Dari penjelasan di atas dapat disimpulkan bahwa yang mula-mula memulai peringatan malam Nisfu Sya’ban adalah segolongan ulama Tabi’in daerah Syam. Dalam arti, peringatan malam Nisfu Sya’ban belum ada pada zaman Rasulullah dan Sahabat, baru ada pada zaman Tabi’in. Peringatan malam Nisfu Sya’ban yang kini diamalkan itu dasarnya adalah mengikuti perbuatan segolongan ulama Tabi’in negeri Syam atau kini dikenal dengan negara Suriah.

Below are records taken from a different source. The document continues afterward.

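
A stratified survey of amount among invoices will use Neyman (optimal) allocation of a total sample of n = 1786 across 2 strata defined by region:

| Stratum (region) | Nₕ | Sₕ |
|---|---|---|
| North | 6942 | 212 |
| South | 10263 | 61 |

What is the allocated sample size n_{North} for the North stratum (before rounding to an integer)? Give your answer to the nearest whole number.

Neyman allocation: nₕ = n·NₕSₕ / Σⱼ NⱼSⱼ.
Σ NⱼSⱼ = 6942·212 + 10263·61 = 2.097747 × 10^6.
n_{North} = 1786·6942·212 / (2.097747 × 10^6) = 1253.

1253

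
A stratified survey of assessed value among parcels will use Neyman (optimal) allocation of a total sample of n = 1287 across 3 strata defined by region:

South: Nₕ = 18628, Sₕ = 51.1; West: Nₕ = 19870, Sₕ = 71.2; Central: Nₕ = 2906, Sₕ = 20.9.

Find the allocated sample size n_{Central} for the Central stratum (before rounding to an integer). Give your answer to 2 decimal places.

Neyman allocation: nₕ = n·NₕSₕ / Σⱼ NⱼSⱼ.
Σ NⱼSⱼ = 18628·51.1 + 19870·71.2 + 2906·20.9 = 2.4273702 × 10^6.
n_{Central} = 1287·2906·20.9 / (2.4273702 × 10^6) = 32.20.

32.20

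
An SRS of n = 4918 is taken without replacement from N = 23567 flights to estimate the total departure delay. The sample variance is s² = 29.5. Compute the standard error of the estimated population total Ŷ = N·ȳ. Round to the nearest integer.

Var(Ŷ) = N²·Var(ȳ) = N²·(1 − n/N)·s²/n.
f = 4918/23567 = 0.20868163; Var(ȳ) = 0.79131837·29.5/4918 = 0.004746623.
Var(Ŷ) = 23567² · 0.004746623 = 2.636291 × 10^6.
SE(Ŷ) = √(2.636291 × 10^6) = 1624.

1624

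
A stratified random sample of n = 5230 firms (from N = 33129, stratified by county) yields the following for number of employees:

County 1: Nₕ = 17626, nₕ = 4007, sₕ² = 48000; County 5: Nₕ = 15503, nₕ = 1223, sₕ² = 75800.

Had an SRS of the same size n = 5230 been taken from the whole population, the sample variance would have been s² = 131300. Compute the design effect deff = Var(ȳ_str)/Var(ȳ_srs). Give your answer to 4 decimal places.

0.7153

Var(ȳ_str) = Σ Wₕ²(1−fₕ)sₕ²/nₕ with Wₕ = Nₕ/33129:
  County 1: (17626/33129)²·(1−4007/17626)·48000/4007 = 2.6200177
  County 5: (15503/33129)²·(1−1223/15503)·75800/1223 = 12.501728
  → Var(ȳ_str) = 15.121746.
Var(ȳ_srs) = (1 − 5230/33129)·131300/5230 = 21.141868.
deff = 15.121746 / 21.141868 = 0.7153.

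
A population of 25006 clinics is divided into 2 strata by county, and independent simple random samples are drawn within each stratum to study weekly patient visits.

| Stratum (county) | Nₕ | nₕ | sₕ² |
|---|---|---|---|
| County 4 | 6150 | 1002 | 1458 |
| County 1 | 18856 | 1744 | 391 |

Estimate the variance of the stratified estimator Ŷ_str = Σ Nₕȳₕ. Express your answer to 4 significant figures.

1.184 × 10^8

Var(Ŷ_str) = Σₕ Nₕ²(1 − fₕ)sₕ²/nₕ.
County 4: 6150²·(1 − 1002/6150)·1458/1002 = 4.6068435 × 10^7.
County 1: 18856²·(1 − 1744/18856)·391/1744 = 7.2340352 × 10^7.
Sum = 1.1840879 × 10^8.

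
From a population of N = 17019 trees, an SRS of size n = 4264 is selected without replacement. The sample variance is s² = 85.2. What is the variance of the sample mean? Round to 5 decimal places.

Under SRS without replacement, Var(ȳ) = (1 − f)·s²/n with f = n/N = 4264/17019 = 0.25054351.
Var(ȳ) = (1 − 0.25054351)·85.2/4264 = 0.74945649·0.019981238 = 0.014975069.

0.01498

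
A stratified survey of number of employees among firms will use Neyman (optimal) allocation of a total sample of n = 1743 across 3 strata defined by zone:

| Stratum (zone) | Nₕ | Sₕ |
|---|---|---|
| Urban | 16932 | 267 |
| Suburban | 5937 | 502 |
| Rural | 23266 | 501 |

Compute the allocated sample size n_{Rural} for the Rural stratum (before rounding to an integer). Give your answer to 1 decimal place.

1060.5

Neyman allocation: nₕ = n·NₕSₕ / Σⱼ NⱼSⱼ.
Σ NⱼSⱼ = 16932·267 + 5937·502 + 23266·501 = 1.9157484 × 10^7.
n_{Rural} = 1743·23266·501 / (1.9157484 × 10^7) = 1060.5.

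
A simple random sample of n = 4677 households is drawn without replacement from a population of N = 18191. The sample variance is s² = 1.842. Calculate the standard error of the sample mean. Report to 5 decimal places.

Under SRS without replacement, Var(ȳ) = (1 − f)·s²/n with f = n/N = 4677/18191 = 0.25710516.
Var(ȳ) = (1 − 0.25710516)·1.842/4677 = 0.74289484·3.9384221 × 10^-4 = 2.9258334 × 10^-4.
SE(ȳ) = √(2.9258334 × 10^-4) = 0.01711.

0.01711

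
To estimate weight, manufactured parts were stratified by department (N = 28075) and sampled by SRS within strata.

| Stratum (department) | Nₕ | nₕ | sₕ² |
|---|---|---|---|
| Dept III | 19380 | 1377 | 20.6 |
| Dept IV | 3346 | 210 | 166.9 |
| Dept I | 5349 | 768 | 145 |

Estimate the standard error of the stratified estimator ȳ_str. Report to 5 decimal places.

Var(ȳ_str) = Σₕ Wₕ²(1 − fₕ)sₕ²/nₕ with Wₕ = Nₕ/N, N = 28075.
Dept III: Wₕ = 0.69029386; term = 0.69029386²·(1 − 0.07105263)·20.6/1377 = 0.0066220492.
Dept IV: Wₕ = 0.11918077; term = 0.11918077²·(1 − 0.06276151)·166.9/210 = 0.010580337.
Dept I: Wₕ = 0.19052538; term = 0.19052538²·(1 − 0.14357824)·145/768 = 0.005869487.
Sum = 0.023071873.
SE = √(0.023071873) = 0.15189.

0.15189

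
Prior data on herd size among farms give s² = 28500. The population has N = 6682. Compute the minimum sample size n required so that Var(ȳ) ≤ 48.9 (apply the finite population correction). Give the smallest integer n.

537

Without fpc, n₀ = s²/D = 28500/48.9 = 582.8221.
With fpc, (1 − n/N)·s²/n ≤ D requires n ≥ n₀/(1 + n₀/N) = 582.8221/(1 + 582.8221/6682) = 536.0651.
Rounding up, n = 537.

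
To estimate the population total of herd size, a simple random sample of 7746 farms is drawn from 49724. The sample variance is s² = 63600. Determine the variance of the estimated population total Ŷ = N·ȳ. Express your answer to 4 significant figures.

1.714 × 10^10

Var(Ŷ) = N²·Var(ȳ) = N²·(1 − n/N)·s²/n.
f = 7746/49724 = 0.15577991; Var(ȳ) = 0.84422009·63600/7746 = 6.931629.
Var(Ŷ) = 49724² · 6.931629 = 1.7138288 × 10^10.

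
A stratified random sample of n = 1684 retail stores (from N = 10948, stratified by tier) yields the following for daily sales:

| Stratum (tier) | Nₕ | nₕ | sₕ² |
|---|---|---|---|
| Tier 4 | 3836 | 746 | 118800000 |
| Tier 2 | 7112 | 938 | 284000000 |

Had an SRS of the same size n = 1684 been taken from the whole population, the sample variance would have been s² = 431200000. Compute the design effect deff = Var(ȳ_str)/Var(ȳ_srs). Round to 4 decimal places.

Var(ȳ_str) = Σ Wₕ²(1−fₕ)sₕ²/nₕ with Wₕ = Nₕ/10948:
  Tier 4: (3836/10948)²·(1−746/3836)·118800000/746 = 15748.715
  Tier 2: (7112/10948)²·(1−938/7112)·284000000/938 = 110918.58
  → Var(ȳ_str) = 126667.3.
Var(ȳ_srs) = (1 − 1684/10948)·431200000/1684 = 216670.82.
deff = 126667.3 / 216670.82 = 0.5846.

0.5846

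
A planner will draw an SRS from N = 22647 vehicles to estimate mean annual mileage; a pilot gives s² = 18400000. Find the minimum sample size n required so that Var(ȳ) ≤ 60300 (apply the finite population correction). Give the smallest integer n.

302

Without fpc, n₀ = s²/D = 18400000/60300 = 305.1410.
With fpc, (1 − n/N)·s²/n ≤ D requires n ≥ n₀/(1 + n₀/N) = 305.1410/(1 + 305.1410/22647) = 301.0843.
Rounding up, n = 302.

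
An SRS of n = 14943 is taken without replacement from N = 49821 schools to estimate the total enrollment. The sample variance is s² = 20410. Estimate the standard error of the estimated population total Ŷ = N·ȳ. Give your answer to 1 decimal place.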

Teknis Peringatan Malam Nisfu Sya’ban
Adapun bentuk bagaimana bentuk dan teknis peringatan malam Nisfu Sya’ban ternyata ulama Syam berbeda pendapat. Dijelaskan ada dua pendapat terkait itu.
Pertama, disunahkan menghidupkan malam Nisfu Sya’ban secara jamaah di masjid. Khalid bin Ma’dan dan Lukman bin Amir mengunakan pakaian terbaik mereka, membakar dupa (bukhur) dan pada malam itu mereka i’tikaf di dalam masjid. Ishaq bin Rahawaih menyetujui atau tidak mengingkari apa yang mereka lakukan. Ia juga berkata: “Menghidupkan malam Nisfu Sya’ban di masjid-masjid secara berjamaah bukanlah bid’ah.” Pendapat ini di nukil oleh Harb Al-Karmani dalam kitab Masa’ilnya.

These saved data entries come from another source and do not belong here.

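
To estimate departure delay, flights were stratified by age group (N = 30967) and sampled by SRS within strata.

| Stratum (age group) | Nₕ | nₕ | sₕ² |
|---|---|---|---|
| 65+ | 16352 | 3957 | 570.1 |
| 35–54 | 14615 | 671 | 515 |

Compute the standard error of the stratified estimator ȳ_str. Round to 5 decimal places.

0.43995

Var(ȳ_str) = Σₕ Wₕ²(1 − fₕ)sₕ²/nₕ with Wₕ = Nₕ/N, N = 30967.
65+: Wₕ = 0.52804598; term = 0.52804598²·(1 − 0.24198875)·570.1/3957 = 0.03045118.
35–54: Wₕ = 0.47195402; term = 0.47195402²·(1 − 0.04591173)·515/671 = 0.16310701.
Sum = 0.19355819.
SE = √(0.19355819) = 0.43995.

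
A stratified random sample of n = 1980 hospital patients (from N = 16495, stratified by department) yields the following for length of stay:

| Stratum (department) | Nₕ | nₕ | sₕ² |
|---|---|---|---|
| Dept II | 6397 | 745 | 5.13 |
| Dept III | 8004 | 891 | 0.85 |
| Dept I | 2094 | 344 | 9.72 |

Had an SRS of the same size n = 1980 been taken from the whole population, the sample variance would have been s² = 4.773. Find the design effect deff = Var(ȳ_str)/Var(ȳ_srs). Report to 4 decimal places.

0.7049

Var(ȳ_str) = Σ Wₕ²(1−fₕ)sₕ²/nₕ with Wₕ = Nₕ/16495:
  Dept II: (6397/16495)²·(1−745/6397)·5.13/745 = 9.1502921 × 10^-4
  Dept III: (8004/16495)²·(1−891/8004)·0.85/891 = 1.9961652 × 10^-4
  Dept I: (2094/16495)²·(1−344/2094)·9.72/344 = 3.8055542 × 10^-4
  → Var(ȳ_str) = 0.0014952012.
Var(ȳ_srs) = (1 − 1980/16495)·4.773/1980 = 0.0021212456.
deff = 0.0014952012 / 0.0021212456 = 0.7049.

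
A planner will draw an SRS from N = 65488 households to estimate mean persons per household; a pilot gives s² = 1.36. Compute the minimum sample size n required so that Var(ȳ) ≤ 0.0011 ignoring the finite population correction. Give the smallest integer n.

1237

Without fpc, n₀ = s²/D = 1.36/0.0011 = 1236.3636.
Rounding up, n = 1237.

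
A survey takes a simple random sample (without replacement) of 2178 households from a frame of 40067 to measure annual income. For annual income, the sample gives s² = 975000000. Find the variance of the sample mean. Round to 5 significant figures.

Under SRS without replacement, Var(ȳ) = (1 − f)·s²/n with f = n/N = 2178/40067 = 0.05435895.
Var(ȳ) = (1 − 0.05435895)·975000000/2178 = 0.94564105·447658.4 = 423324.16.

423320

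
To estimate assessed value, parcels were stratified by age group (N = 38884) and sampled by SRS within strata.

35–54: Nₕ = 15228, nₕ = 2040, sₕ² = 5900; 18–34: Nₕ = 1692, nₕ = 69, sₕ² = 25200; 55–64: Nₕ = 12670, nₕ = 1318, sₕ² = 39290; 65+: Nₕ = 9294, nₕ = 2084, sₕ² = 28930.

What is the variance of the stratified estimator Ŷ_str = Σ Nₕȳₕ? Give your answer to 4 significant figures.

6.802 × 10^9

Var(Ŷ_str) = Σₕ Nₕ²(1 − fₕ)sₕ²/nₕ.
35–54: 15228²·(1 − 2040/15228)·5900/2040 = 5.8082279 × 10^8.
18–34: 1692²·(1 − 69/1692)·25200/69 = 1.0029293 × 10^9.
55–64: 12670²·(1 − 1318/12670)·39290/1318 = 4.2876134 × 10^9.
65+: 9294²·(1 − 2084/9294)·28930/2084 = 9.3022638 × 10^8.
Sum = 6.8015919 × 10^9.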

Kedua, dimakruhkan berkumpul di dalam masjid-masjid untuk menghidupkan malam Nisfu Sya’ban dengan shalat, berdoa dan menyampaikaan kisah-kisah teladan, namun tidak dimakruhkan shalat sendiri untuk menghidupkan malam Nisfu Sya’ban. Ini adalah pendapat Imam Al-Auza’i, seorang imam, ahli fiqih dan alimnya negeri Syam. (Al-Qasthalani, Al-Mawahib Al-Laduniyah, juz III, halaman 301).
Demikian, di atas adalah dua pendapat yang disampaikan oleh Imam Al-Qasthalani dalam kitabnya Al-Mawahib Al-Laduniyah. Intinya, perbedaan pendapat ulama terkait teknis menghidupkan malam Nisfu Sya’ban. Sebagian ulama mengatakan sunah dikerjakan secara berjamaah, sebagian lain memakruhkan secara berjamaah, namun jika pelaksanaannya sendiri tidak makruh. Wallaahu a’lam.